Dare we say it, Recession.
Let's debunk it, because the economic metrics around the technical recession we find ourselves now in, are recording vastly different figures to the last recession. We appreciate one can glean insight from past recessions and their recovery however how reliable are these past examples when the very fundamentals that shape a recovery are so different from past experiences?
When we focus on property we simply can not look at the state of play in isolation.
When we consider the drivers of economic growth, that in turn underscore our property landscape, we consider the following:
- Consumer confidence - How do people view how we are tracking economically?. Are they optimistic about the future? This leads to spending, driving the engine room of any economy. Obviously confidence is currently at low levels.
- Interest rates - Tick, no complaints there. Our last recession in 1990, the cash rate reached 17.5%.
- Population growth - Here we have a sticking point. Our immigration has been significantly curtailed. Migration contributes to about 60% population growth.
- Unemployment levels - Ideally 3%, we are now around 7% and trending toward 10%. When comparing unemployment levels to other world economies we appear to be doing OK however unemployment numbers are being held artificially low due to job keeper.
- Government Policy- Currently our government appears to be proactive, as evidenced in the fiscal stimulus packages released before we had even officially reached a recession. Te government appear to be pivoting with this every day.
- Economic Growth - Ideally we want to be sitting at 3.5 - 4% and currently we sit at 1.4%. Australias GDP has retracted by 1.32% in comparison the the GFC peak where we witnessed a 5.2% retraction.. It’s only the third time annual inflation has been negative at -0.3% - the last time being in 1997. The cost of living has gone down which we all agree is good in the short term however if it continues, production will recede which will trigger further rises in unemployment and affect economic growth.
- Wages Growth - Here we sit at 2.1%. Wages growth underpins spending, production, investment and ultimately economic growth.
- Money Availability - Here criteria will tighten.
- Supply- a double edged sword. Currently the low supply of properties is propping up the market but it’s not sustainable.

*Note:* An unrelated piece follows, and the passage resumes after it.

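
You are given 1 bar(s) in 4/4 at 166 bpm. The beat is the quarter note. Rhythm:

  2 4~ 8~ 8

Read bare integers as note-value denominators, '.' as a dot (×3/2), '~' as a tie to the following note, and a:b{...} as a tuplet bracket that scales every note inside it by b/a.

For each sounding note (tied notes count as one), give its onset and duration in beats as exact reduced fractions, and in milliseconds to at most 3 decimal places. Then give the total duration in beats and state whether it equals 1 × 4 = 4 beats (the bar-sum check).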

As we entered the first quarter of 2020 after a very strong second half of 2019, we found economic metrics to be favourable for a prosperous year in property…..then we found ourselves in a Health crisis that has led to an Economic Crisis.
The First Lockdown
The April Lockdown triggered a slump in property listings as well as clearance rates. Recovery was swift after the lockdown lifted and consumers could forecast a beginning a middle and an end to the lockdown. Confidence was restored……. momentarily.
When analysing the figures the only real dip in property supply was April.
We then found ourselves in new economic territory with a stimulus taking place before the economy had registered any significant economic impact.
The Second Lockdown
Lock Down 2 is now upon us and recovery from this lockdown depends largely on how long we will be under this directive. The longer the lockdown the longer the economy will take to recover. Negative economic reactions start to become more stubborn to shift if we remain incapacitated for too long.
June saw a property values recalibration when we witnessed an average 34% of sellers reducing their asking price. That figure on its own is meaningless but when we compare it to the same time last year, it is 5 times greater. That said annual Melbourne median house price for the 19-20 Financial Year finished 6.1% higher despite a 3.5% drop in the final financial quarter of the 2020 Financial Year.
Where to from here?
Currently property values are on a downward trajectory, stock is low, the government stimulus is entering the economy, however it is all dependant on how quickly we can resolve this health crisis, how long the stimulus lasts and just how deep this economic low will be.
If getting control of the health crisis is too drawn out unemployment, immigration, and consumer confidence will weigh on the economy like a ball and chain.
Who knew wearing a mask could affect the value of your home?